Бекренев рассердился.
— Вы разучились понимать. Я вам говорю ясно — испорчено. Выключили, а этим воспользовался враг и в двух местах перерезал магистраль. В двух — обнаружили, а может быть, еще есть, черт бы его драл…
Небывалое происшествие окончательно испортило день. И Бекренев и Игнатов знали, что скоро все линии подачи энергии будут восстановлены и что во время ремонта попытка врага — мелкая и никчемная затея. Но они были угнетены, словно их заставили дышать отравленным воздухом. Нельзя было глядеть с прежним доверием в лицо каждого бойца и тех немногих рабочих ремонтного завода, к которым на корабле относились, как к своим людям.
Бекренев, отпустив офицеров, не мог приняться за очередную работу. Почему такого случая не было, когда командовал Долганов? Тогда каждого человека они знали и могли с уверенностью сказать, кто на что способен. Первая ошибка — пополнение не изучено… А пополнение, пришедшее из учебного отряда, набирали в освобожденных областях. Для большинства там была закалка. Но для отдельных субъектов, для скрытых врагов? Он вспомнил краснодарский процесс и русские имена среди фамилий фашистских палачей…
Тревога погнала его из каюты по кораблю. На полубаке под присмотром Кийко заканчивалась покраска палубы и стоек. Звенья якорь-цепи блестели, как черное дерево, палуба выглядела, как свежий зеленый линолеум.
Боцман доверительно сказал:
— Для Архангельска у меня запас есть, товарищ капитан-лейтенант. Как жених, будет наш «Упорный».
— О новеньких что скажете, боцман? Каковы в работе?
— Молодцы, хорошо работают. По две вахты кряду. Ничего, ребята справные, на фашиста растравленные.
— В самом деле?
— Крепко растравлены!
Бекренев спустился по трапу в ленинскую каюту. Она была открыта, и за столом сидели читающие. Он увидел несколько мало знакомых лиц, впрочем, совсем такие же, как и лица старослужащих, — только немножко более молодые, немножко менее определившиеся.
«Поди узнай его», — подумал Бекренев о затаившемся враге, рассматривая в каюте витрины с газетными вырезками.
— Колтаков, — позвал он старшину, уходя на шкафут. — Старые газетные вырезки у нас висят. Вы бы о действиях в море сделали подборку. С Кулешовым посоветуйтесь. Наблюдение, содержание машин, несение готовности… Понятно?
— Сделаем, товарищ командир. У нас толковый паренек есть для этого, из новеньких.
— Из новеньких? Ну, как они вообще, новенькие?
— Архангельские, конечно, лучше: на море не жалуются.
— Нет, насчет политики. Сознательный народ?

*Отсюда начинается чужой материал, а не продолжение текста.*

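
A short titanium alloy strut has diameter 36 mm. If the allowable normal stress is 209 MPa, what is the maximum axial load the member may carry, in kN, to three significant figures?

213 kN

A = 1018 mm².
P_max = σ_allow · A = 209 · 1018 = 212700 N = 212.7 kN.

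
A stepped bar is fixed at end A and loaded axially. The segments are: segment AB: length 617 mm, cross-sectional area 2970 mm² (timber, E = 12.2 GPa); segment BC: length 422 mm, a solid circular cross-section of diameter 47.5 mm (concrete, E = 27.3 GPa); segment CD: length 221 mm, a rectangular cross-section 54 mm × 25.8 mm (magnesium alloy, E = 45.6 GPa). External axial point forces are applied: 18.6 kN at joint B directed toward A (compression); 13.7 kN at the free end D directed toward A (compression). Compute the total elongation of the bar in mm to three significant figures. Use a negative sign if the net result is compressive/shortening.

-0.717 mm

Internal axial forces (sectioning from the free end, tension +): N_CD = -13.7 kN, N_BC = -13.7 kN, N_AB = -32.3 kN.
A_BC = 1772 mm².
A_CD = 1393 mm².
δ_AB = -32300·617/(2970·12200) = -0.55 mm
δ_BC = -13700·422/(1772·27300) = -0.1195 mm
δ_CD = -13700·221/(1393·45600) = -0.04766 mm
δ = Σδ_i = -0.7172 mm.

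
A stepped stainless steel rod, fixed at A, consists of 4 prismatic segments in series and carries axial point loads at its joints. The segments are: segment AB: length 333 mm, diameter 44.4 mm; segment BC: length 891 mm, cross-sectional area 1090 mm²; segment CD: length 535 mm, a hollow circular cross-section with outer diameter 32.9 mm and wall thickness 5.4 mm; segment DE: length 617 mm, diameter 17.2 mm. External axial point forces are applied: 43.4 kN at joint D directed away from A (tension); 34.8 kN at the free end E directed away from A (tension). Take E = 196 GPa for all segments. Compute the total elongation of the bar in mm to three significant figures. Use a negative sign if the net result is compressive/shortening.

Internal axial forces (sectioning from the free end, tension +): N_DE = 34.8 kN, N_CD = 78.2 kN, N_BC = 78.2 kN, N_AB = 78.2 kN.
A_AB = 1548 mm².
A_CD = 466.5 mm².
A_DE = 232.4 mm².
δ_AB = 78200·333/(1548·196000) = 0.08581 mm
δ_BC = 78200·891/(1090·196000) = 0.3261 mm
δ_CD = 78200·535/(466.5·196000) = 0.4575 mm
δ_DE = 34800·617/(232.4·196000) = 0.4715 mm
δ = Σδ_i = 1.341 mm.

1.34 mm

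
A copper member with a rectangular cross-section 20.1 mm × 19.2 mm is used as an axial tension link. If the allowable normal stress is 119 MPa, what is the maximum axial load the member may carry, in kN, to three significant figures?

A = 385.9 mm².
P_max = σ_allow · A = 119 · 385.9 = 45920 N = 45.92 kN.

45.9 kN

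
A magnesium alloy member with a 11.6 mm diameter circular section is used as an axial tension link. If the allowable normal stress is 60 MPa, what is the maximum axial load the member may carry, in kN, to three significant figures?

A = 105.7 mm².
P_max = σ_allow · A = 60 · 105.7 = 6341 N = 6.341 kN.

6.34 kN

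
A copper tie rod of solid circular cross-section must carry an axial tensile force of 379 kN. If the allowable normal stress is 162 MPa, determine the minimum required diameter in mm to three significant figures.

54.6 mm

Required area A ≥ P/σ_allow = 379000/162 = 2340 mm².
For a solid circular section, d ≥ √(4A/π) = 54.58 mm.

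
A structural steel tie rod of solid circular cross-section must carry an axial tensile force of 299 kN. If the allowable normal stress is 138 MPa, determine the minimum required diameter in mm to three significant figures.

52.5 mm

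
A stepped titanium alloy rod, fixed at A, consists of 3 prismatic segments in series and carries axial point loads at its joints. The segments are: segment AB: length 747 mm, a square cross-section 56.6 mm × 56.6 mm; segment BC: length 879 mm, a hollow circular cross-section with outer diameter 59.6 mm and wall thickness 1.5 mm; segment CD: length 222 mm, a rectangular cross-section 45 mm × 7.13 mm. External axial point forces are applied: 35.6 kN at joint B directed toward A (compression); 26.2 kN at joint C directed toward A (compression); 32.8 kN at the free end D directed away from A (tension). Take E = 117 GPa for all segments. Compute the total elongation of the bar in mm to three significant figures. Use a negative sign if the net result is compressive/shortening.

Internal axial forces (sectioning from the free end, tension +): N_CD = 32.8 kN, N_BC = 6.6 kN, N_AB = -29 kN.
A_AB = 3204 mm².
A_BC = 273.8 mm².
A_CD = 320.9 mm².
δ_AB = -29000·747/(3204·117000) = -0.0578 mm
δ_BC = 6600·879/(273.8·117000) = 0.1811 mm
δ_CD = 32800·222/(320.9·117000) = 0.194 mm
δ = Σδ_i = 0.3173 mm.

0.317 mm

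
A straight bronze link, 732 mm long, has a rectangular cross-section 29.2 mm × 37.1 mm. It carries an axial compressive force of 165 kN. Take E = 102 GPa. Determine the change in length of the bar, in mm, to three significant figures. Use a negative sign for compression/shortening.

A = 1083 mm².
δ_mech = NL/(AE) = -165000·732/(1083·102000) = -1.093 mm.

-1.09 mm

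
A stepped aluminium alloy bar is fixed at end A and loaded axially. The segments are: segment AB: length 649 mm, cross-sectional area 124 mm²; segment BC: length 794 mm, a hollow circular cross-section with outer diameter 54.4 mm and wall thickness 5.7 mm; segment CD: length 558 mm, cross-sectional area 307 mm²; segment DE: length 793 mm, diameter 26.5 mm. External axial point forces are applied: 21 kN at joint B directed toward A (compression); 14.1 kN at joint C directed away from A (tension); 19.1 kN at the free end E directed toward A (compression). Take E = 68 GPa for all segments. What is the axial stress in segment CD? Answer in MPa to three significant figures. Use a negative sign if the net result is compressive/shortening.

-62.2 MPa

Internal axial forces (sectioning from the free end, tension +): N_DE = -19.1 kN, N_CD = -19.1 kN, N_BC = -5 kN, N_AB = -26 kN.
σ_CD = N_CD/A_CD = -19100/307 = -62.21 MPa.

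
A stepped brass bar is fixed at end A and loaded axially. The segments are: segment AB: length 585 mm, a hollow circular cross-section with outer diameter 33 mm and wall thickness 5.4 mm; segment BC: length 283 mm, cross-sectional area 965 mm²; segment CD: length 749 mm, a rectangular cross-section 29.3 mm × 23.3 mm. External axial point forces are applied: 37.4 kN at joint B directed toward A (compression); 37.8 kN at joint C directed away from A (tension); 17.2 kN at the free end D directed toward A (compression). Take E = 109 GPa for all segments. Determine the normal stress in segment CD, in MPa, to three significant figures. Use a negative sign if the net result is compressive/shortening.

-25.2 MPa

Internal axial forces (sectioning from the free end, tension +): N_CD = -17.2 kN, N_BC = 20.6 kN, N_AB = -16.8 kN.
A_CD = 682.7 mm².
σ_CD = N_CD/A_CD = -17200/682.7 = -25.19 MPa.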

— А я ж говорю — одинаковые. Какая тут может быть разница?
— Ну, ну, присматриваться следует, — многозначительно сказал Бекренев, отпуская старшину.
Он прошел в пятую палубу к музыкантам. Но привлекавшие его звуки оборвались, внизу раздалась команда «Смирно», и Бекренев, поспешно сбежав по трапу, скомандовал «Вольно».
— Разрешите репетировать? — спросил радист и постучал палочкой, как заправский дирижер.
Музыканты подняли флейты, кларнеты и трубы. Радист взмахнул руками, нагнулся вперед и полуоткрыл рот. Всем кубриком подхватили:
Вот за валом седым, вот за валом крутым
Новый вал накатился на бак.
Говорит командир: «Там противника дым,
Враг не выдержит наших атак».
В музыку, только что спокойную и грустную, ворвался тревожный высокий голос саксофона, залязгали под глухую дробь барабана медные тарелки.
Бекренев сидел в затемненном углу кубрика, но невольно приосанился, будто и в самом деле он с мостика видел дымы противника, приказал играть тревогу и готовиться к атаке. Он тихонько притоптывал ногой в такт оркестру, а беспокойная мысль вызывала воспоминания о чужаках на флоте. Да, еще в начале войны экипаж одного линкора требовал расстрелять труса, который в продолжение сорока часов почти непрерывного боя с самолетами прятался в нижних помещениях корабля.